All that mattered to him was having the chance to enjoy three square meals for the day and coping with a mother who was suffering from mental illness. However, it was these harsh realities that triggered his drive to become an entrepreneur.
Charlton began taking charge of his destiny when he was only 10 years old. While starving one afternoon, the only thing he desired was a $0.25 Little Debbie snack. Despite the effort and search in his room, he couldn’t lay his hands on a dime. Though melancholic, that moment led to an epiphany that changed his destiny entirely.
He wanted his life to mean more than a dime, and had a helping hand from a high school guidance counselor who shaped his career. He introduced him to the limited opportunities a computer could bring to his future, and directed his focus to graphic designing to enable Charlton to commercialize his interest in drawing.
When he graduated from college, the skill he learned helped him to land a job with a small design firm, Agnew Moyer Smith, which opened another door of growth for him. However, he was given a tough choice that he would only be employed if he was willing to learn how to design websites, and soon fell in love with computer programming, designing more than what was required of him.
When his bosses inquired why he did not consult them before proceeding with his designs, he indicated that he needed a challenging task that would open him up to failure. As a result, his management offered him opportunities to pitch projects to McDonald’s, Steelcase, and Caterpillar while assessing how he performed. However, those tests rather became his source of personal growth and his route to becoming his own boss.
At 27, he gave his first try at establishing his own business, and felt 10 years of work experience had given him enough insights to establish his own firm. However, he lacked the requisite know-how and experience, which caused the first company he set up to offer content management system services to fail before it could rake in any profits.
Many would have given up on their first try, but Charlton was resolute, according to Forbes. He picked the lessons from his initial failings and set up venture number two, which later transitioned into the Resumator. He was confident in pushing the frontiers to ensure the second business became a success.
Though challenging times compelled him to look for a job while running his company, he realized the divided commitment stunted the growth of his startup and decided to quit his job with Grasshoppers and formally launch the Resumator.

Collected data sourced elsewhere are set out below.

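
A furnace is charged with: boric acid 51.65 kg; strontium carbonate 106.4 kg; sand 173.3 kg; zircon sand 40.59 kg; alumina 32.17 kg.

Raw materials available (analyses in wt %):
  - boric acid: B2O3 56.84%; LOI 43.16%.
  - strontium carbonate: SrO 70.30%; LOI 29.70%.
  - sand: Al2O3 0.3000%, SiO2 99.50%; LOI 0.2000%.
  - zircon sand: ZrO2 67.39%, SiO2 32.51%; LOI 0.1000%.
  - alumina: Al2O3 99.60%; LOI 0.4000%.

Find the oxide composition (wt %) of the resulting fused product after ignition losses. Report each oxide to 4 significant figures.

Working values are shown, rounded to 4 significant digits, across the worked steps — exact precision is held through every step — each reported figure takes exactly one rounding; derived quantities (the totals, the yield, five oxide percentages, LOI, glass mass) are computed from the weighed amounts per 349.7 kg of glass in full float precision, as set out in the problem or answer text.
Oxide masses out of the charge:
  Al2O3: 173.3·0.003000 + 32.17·0.9960 = 32.56 kg
  SrO: 106.4·0.7030 = 74.80 kg
  B2O3: 51.65·0.5684 = 29.36 kg
  ZrO2: 40.59·0.6739 = 27.35 kg
  SiO2: 173.3·0.9950 + 40.59·0.3251 = 185.6 kg
LOI: 51.65·0.4316 + 106.4·0.2970 + 173.3·0.002000 + 40.59·0.001000 + 32.17·0.004000 = 54.41 kg
The glass mass, total less LOI, = 404.1 − 54.41 = 349.7 kg (the oxide masses sum to this)
each oxide over glass, ×100, is wt %

Glass mass = 349.7 kg (batch 404.1 − LOI 54.41).
Composition: Al2O3 9.311%, SrO 21.39%, B2O3 8.395%, ZrO2 7.822%, SiO2 53.08%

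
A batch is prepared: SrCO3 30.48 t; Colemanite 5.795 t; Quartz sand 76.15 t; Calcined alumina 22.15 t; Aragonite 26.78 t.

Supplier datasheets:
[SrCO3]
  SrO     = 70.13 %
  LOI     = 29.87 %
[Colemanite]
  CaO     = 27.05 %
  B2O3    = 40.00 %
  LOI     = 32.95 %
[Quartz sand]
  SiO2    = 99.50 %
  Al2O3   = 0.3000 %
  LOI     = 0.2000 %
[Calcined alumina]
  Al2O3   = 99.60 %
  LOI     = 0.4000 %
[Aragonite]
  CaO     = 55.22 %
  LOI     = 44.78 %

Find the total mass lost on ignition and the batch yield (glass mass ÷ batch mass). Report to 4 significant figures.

LOI loss = 23.25 t; glass = 138.1 t; yield = 85.59%

Exact precision is held in all steps; the intermediate values are printed with 4-significant-digit rounding at each printed step. Each reported number takes just one rounding — the derived quantities (five oxide percentages, the totals, the yield, glass mass, ignition loss) are computed using the weight values on 138.1 t of glass at full precision, as set out in the problem or the answer.
Loss on ignition, line by line:
  SrCO3: 30.48 × 0.2987 = 9.104 t
  Colemanite: 5.795 × 0.3295 = 1.909 t
  Quartz sand: 76.15 × 0.002000 = 0.1523 t
  Calcined alumina: 22.15 × 0.004000 = 0.08860 t
  Aragonite: 26.78 × 0.4478 = 11.99 t
Total LOI = 23.25 t
Glass = batch − LOI = 161.4 − 23.25 = 138.1 t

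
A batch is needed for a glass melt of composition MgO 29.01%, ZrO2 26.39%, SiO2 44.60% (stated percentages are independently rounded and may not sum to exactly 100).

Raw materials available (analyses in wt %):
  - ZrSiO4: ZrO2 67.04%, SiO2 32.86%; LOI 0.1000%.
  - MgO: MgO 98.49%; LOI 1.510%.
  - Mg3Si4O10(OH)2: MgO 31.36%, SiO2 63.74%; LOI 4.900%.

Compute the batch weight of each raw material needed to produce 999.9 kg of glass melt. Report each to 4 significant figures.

Batch per 999.9 kg glass melt:
  ZrSiO4: 393.6 kg
  MgO: 136.4 kg
  Mg3Si4O10(OH)2: 496.7 kg
Total batch = 1027 kg; LOI loss = 26.79 kg; yield = 97.39%

Each numeric step carries full float precision all the way through. The intermediate values are displayed, rounded to four significant figures, at each printed step — exactly one rounding goes into each reported value; the derived quantities, which include net glass mass, three oxide percentages, ignition loss, the yield, totals, are computed in full float precision, precisely as stated by the question or the answer, starting from the weights on 999.9 kg of glass.
Oxide-by-oxide targets in 999.9 kg glass melt:
  MgO: 29.01% × 999.9 = 290.1 kg
  ZrO2: 26.39% × 999.9 = 263.9 kg
  SiO2: 44.60% × 999.9 = 446.0 kg
Checking each oxide sum applying the batch weights above, at the basis given (delivered sums recover each target modulo rounding of the values):
  MgO: 136.4·0.9849 + 496.7·0.3136 = 290.1 kg (target 290.1 kg)
  ZrO2: 393.6·0.6704 = 263.9 kg (target 263.9 kg)
  SiO2: 393.6·0.3286 + 496.7·0.6374 = 445.9 kg (target 446.0 kg)
The glass-mass cross-check: total batch − LOI = 999.9 kg (oxide target masses add up to 999.9 kg; basis as stated: 999.9 kg — deltas are rounding alone).
Whole-batch sum: Σ batch = 1027 kg; loss to ignition Σ batch·LOI = 26.79 kg; yield, glass over the total, = 97.39%.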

Today, the Resumator is worth $2.98 million and is used by thousands of businesses to select job applicants. President Barack Obama at one time used the platform to review job applications on his desk.
Charlton’s advice for prospective entrepreneurs is to learn from the pitfalls of established business executives. In his opinion, building a business requires learning how to build it from scratch and sustaining it before it begins making turnovers.